Основатели понимали, что для того, чтобы выжить, новое республиканское государство должно каким-то образом опираться на народные чувства и культивировать их, но переход от короля к нации не мог происходить через личности новых лидеров. Поэтому требовалось самоотречение, и нигде это самоотречение не проявилось так ярко, как в работе Джорджа Вашингтона в качестве председателя Конституционного конвента и первого президента США. Как отметил Александр Гамильтон сразу после того, как Филадельфийский конвент направил Конституцию в штаты, ее ратификация во многом будет зависеть от "весьма значительного влияния лиц, ее составивших, особенно в универсальном смысле".
Гамильтон довольно резко не ссылался на привязанность американцев к их общей "стране". Если бы Вашингтон отклонился от роли, отведенной ему обстоятельствами, он поставил бы под угрозу рождение нации. Он пользовался почти всеобщей любовью своего народа именно потому, что отрицал, что он является чем-то иным, кроме как воплощением абстрактных прав, свобод и воли народа, которым он управлял. Возможно, как никто другой, Мэдисон понимал, что деификация основателей, особенно Вашингтона, была необходима для того, чтобы придать "правительству... то почитание, которое время оказывает на все вещи", но деификация была возможна только в том случае, если сами боги отрицали свою божественность.

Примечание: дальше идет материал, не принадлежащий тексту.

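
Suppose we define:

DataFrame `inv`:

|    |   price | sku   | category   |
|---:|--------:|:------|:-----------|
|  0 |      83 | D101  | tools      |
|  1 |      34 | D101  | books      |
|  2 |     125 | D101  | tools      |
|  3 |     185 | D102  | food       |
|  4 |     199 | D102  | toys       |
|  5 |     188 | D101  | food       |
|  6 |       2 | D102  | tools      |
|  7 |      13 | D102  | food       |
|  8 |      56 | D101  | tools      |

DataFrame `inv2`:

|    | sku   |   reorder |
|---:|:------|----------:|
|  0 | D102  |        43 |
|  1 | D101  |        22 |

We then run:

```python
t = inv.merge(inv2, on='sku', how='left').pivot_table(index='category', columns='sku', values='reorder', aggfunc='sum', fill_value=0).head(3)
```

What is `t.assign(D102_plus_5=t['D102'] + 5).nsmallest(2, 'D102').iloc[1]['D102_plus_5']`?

48

merge on 'sku' (how='left') → 9 rows:
   price   sku category  reorder
0     83  D101    tools       22
1     34  D101    books       22
2    125  D101    tools       22
3    185  D102     food       43
4    199  D102     toys       43
5    188  D101     food       22
6      2  D102    tools       43
7     13  D102     food       43
8     56  D101    tools       22
pivot: rows=category, cols=sku, sum(reorder):
sku       D101  D102
category            
books       22     0
food        22    86
tools       66    43
toys         0    43
take first 3 rows:
sku       D101  D102
category            
books       22     0
food        22    86
tools       66    43
add column D102_plus_5 = t['D102'] + 5:
sku       D101  D102  D102_plus_5
category                         
books       22     0            5
food        22    86           91
tools       66    43           48
take 2 rows with smallest D102:
sku       D101  D102  D102_plus_5
category                         
books       22     0            5
tools       66    43           48
Reading off the value at position 1, column 'D102_plus_5', we get 48.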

В то время как многие основатели были заворожены сиюминутными экономическими и политическими интересами, другие, такие как Мэдисон, Гамильтон, Вашингтон и Джей, представляли себе структуру, в которой национальное государство будет обеспечивать свой собственный успех. Подобно большевикам, французским революционерам и, вероятно, всем основателям любой идеологической ориентации, основатели считали, что "правильно сформированное государство" породит "правильно сформированные политические убеждения". Одним из непреходящих курьезов американской истории является то, как прагматичный и инструментально доминирующий процесс в Конституционном конвенте в конечном итоге породил в обществе ожидания того, что серьезные проблемы будут решены новым правительством, в то время как в действительности никто не знал, как эта новая политическая система будет работать. После многолетнего погружения в трясину своекорыстных и недальновидных размышлений над проблемой управления
Американский народ каким-то образом нашел в себе мужество перепрыгнуть через пропасть неуверенности и сомнений, сопутствовавших его основанию, и принять новое американское государство как свое собственное.
Подобной логикой изобилуют "Федералисты". Иными словами, основателями Америки руководила и двигала хорошо дисциплинированная и отточенная надежда на то, что все сложится хорошо. Сразу после ратификации Конституции Джордж Вашингтон писал Генри Ли-младшему: "В наших попытках создать новое общее правительство соревнование, рассматриваемое в национальном масштабе, похоже, велось не столько за славу, сколько за существование. Долгое время было сомнительно, выживем ли мы как независимая республика, или же откажемся от своего федерального достоинства, превратившись в незначительные и жалкие осколки империи". Проблемы, связанные с разработкой механизма новой республики, позволяющего ей преодолеть трудности становления нации, а также с прокладкой пути к успешной ратификации, неизбежно означали, что основатели надеялись на эмоциональную поддержку и привязанность нового государства, не имея возможности сделать многое для того, чтобы это стало возможным.
Конституция США и, в частности, Билль о правах были ретроспективными в том смысле, что они ограничивали реализацию воли народа таким образом, что (по крайней мере, в большинстве современных формулировок) ставили под угрозу демократию. Таким образом, Конституция 1787 года ознаменовала собой переход от акцента на народном согласии в отношении прав англичан на права как на почтенные ограничения государственной власти. И то, и другое вполне укладывалось в рамки английской конституционной традиции. Однако Великобритания XVIII века находилась в процессе пересмотра этой конституционной традиции и, как следствие, становилась сравнительно "дальновидной" в своем теплом отношении к парламентскому суверенитету. Хотя прошло много десятилетий, прежде чем избирательное право стало способом представительства народа в Палате общин, эта палата уже теоретически являлась неопосредованным выражением воли народа.
Французская интеллектуальная и политическая элита внимательно следила за событиями в Америке не только потому, что ее страна участвовала в войне за независимость, но и потому, что считала, что американцы открывают новую эпоху, в которой просвещенное мышление и логика могут основательно переделать Старый Свет и дать начало Новому. Но они усвоили не тот урок, который преподали американцы. Хотя воля народа впервые возникает как современный демократический принцип в американском
Воля народа не была предметом спора, как это было во Французской революции, и была тесно связана с появлением гражданина как основы национальной политической идентичности. Напротив, она с самого начала была привязана к правам англичан и под влиянием этих прав выработана, приручена и превращена в основу политически стабильного государства.